For this project you will need to identify a research topic and a data set to address it with. We will use R to do any data management that is necessary, and I will help you with this. For the project you will need to do a mini literature review. This would normally include reading at least one publication using the data set. These are usually listed where you found the data, but, if not, you can search using the author’s names and the name of the data set.
Your work of this project should follow the basic outline of a research poster or paper. I’m going to share poster examples but you don’t need to make an actual poster, just follow the general structure. Of course, they do not all follow the exact same outline. I’m happy to show you how to make a poster if you are interested. But the real point of me putting it this way is that this is not a full blown paper.
General Outline
- Introduction including background literature.
- Hypotheses or questions
- Description of data source
- Analyses including visualizations
- Conclusions
- Take aways/Implications/further research
- References
Suggestions
There are a number of directions you can go with this, depending on your interests. But here are a few:
- You could do a crosstabulations with a single dependent (outcome) variable and two or more independent variables.
- You could do a regression analysis.
- You could examine measurement reliability or validity for a measure in one study.
Visualizations could include histograms, bar charts, scatterplots or any other option that is appropriate for your data.
GSS Access
To get to the GSS you will need to create an account on GSS data explorer.
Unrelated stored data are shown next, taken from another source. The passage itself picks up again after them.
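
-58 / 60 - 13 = -419 / 30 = -13.97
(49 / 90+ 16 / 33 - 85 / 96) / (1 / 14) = 15953 / 7920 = 2.01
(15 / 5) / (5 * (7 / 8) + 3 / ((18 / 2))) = 72 / 113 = 0.64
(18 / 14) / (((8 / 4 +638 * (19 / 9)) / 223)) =18063 / 84980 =0.21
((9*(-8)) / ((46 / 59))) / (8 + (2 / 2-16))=2124 / 161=13.19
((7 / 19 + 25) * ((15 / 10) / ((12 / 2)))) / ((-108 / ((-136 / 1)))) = 4097 / 513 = 7.99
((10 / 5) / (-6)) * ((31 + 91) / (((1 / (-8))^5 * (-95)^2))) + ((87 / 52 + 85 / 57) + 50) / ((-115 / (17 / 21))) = 100151642651 / 680015700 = 147.28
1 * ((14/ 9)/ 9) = 14/ 81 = 0.17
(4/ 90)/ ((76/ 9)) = 1/ 190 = 0.01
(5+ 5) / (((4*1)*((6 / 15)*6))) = 25 / 24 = 1.04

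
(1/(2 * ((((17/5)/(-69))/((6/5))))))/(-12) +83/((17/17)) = 5713/68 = 84.01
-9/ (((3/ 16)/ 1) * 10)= -4.80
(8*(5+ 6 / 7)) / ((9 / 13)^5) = 121784104 / 413343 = 294.63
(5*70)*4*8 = 11200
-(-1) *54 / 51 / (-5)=-18 / 85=-0.21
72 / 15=4.80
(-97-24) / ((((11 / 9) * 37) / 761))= -2036.19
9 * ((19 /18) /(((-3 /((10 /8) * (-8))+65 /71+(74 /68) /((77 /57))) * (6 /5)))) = 44146025 /11270172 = 3.92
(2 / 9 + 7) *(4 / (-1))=-260 / 9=-28.89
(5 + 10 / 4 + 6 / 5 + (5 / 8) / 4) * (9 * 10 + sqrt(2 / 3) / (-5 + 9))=798.87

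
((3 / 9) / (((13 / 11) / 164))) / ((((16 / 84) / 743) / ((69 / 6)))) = 53949973 / 26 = 2074998.96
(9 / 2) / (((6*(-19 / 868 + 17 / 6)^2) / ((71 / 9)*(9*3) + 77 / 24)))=2199103389 / 107194082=20.52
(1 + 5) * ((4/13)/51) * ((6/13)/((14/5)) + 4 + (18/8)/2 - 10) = -0.17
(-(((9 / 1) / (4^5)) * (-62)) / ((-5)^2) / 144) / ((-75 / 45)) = -93 / 1024000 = -0.00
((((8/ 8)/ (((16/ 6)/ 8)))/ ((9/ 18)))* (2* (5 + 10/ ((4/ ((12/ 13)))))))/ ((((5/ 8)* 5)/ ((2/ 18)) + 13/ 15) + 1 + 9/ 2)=136800/ 53807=2.54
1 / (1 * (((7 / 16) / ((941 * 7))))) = 15056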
Then you search for the variables you want, saving them to MyGSS.
See https://gssdataexplorer.norc.org/search_variables
Next you will create an export from the GSS Explorer containing just your variables, and the variables that are always include (id and year) for the years of data you need. This can and should include subsetting to get just those records you want.
To do this we are going to need to save your data in a way that you can retrieve it. The easiest way to do this is to upload it to a Google spreadsheet. If you do not have a Google account and don’t want to create one, you can email me your spreadsheet. You could also potentially use Microsoft 365 but please let me know if you want to do that because you will need to load a different package to work with that.
Follow the instructions for creating an abstract, selecting Excel Workbook with Meta data as the format.
This explains how to create an extract.Links to an external site.
In my experience it works best do use the download option rather than to export to Google Docs directly. So once you extract is completed you will check the box next to its name, download it and then upload it.
Some examples
https://www.bgsu.edu/arts-and-sciences/sociology/undergraduate-program/research/undergradresearch/capstone-soc-4800/capstone-2018.html These all use secondary data analysis so they are particularly appropriate to look at.
https://guides.library.illinois.edu/poster/ex
https://urca.msu.edu/poster-samples
https://soc.washington.edu/sites/soc/files/documents/chen_2020_honors_poster_session.pdf
https://libguides.humboldt.edu/c.php?g=880315&p=6323841 (links to many more examples on right)
Advice
https://colinpurrington.com/tips/poster-design/ (scroll down for outline)
How this will be graded
- Does it include an introduction, hypothesis or question, data analysis, conclusion, implications and references (but could be labelled in different ways)?
- Does it accurately refer to at least two pieces of background literature?
- Is the data analysis appropriate, correctly implemented and accurately explained?
- Do the conclusions and implications follow from the rest of the analysis?
- Do the parts of the document complement each other and tell a single story?
- Does the document show sophisticated thinking about the topic?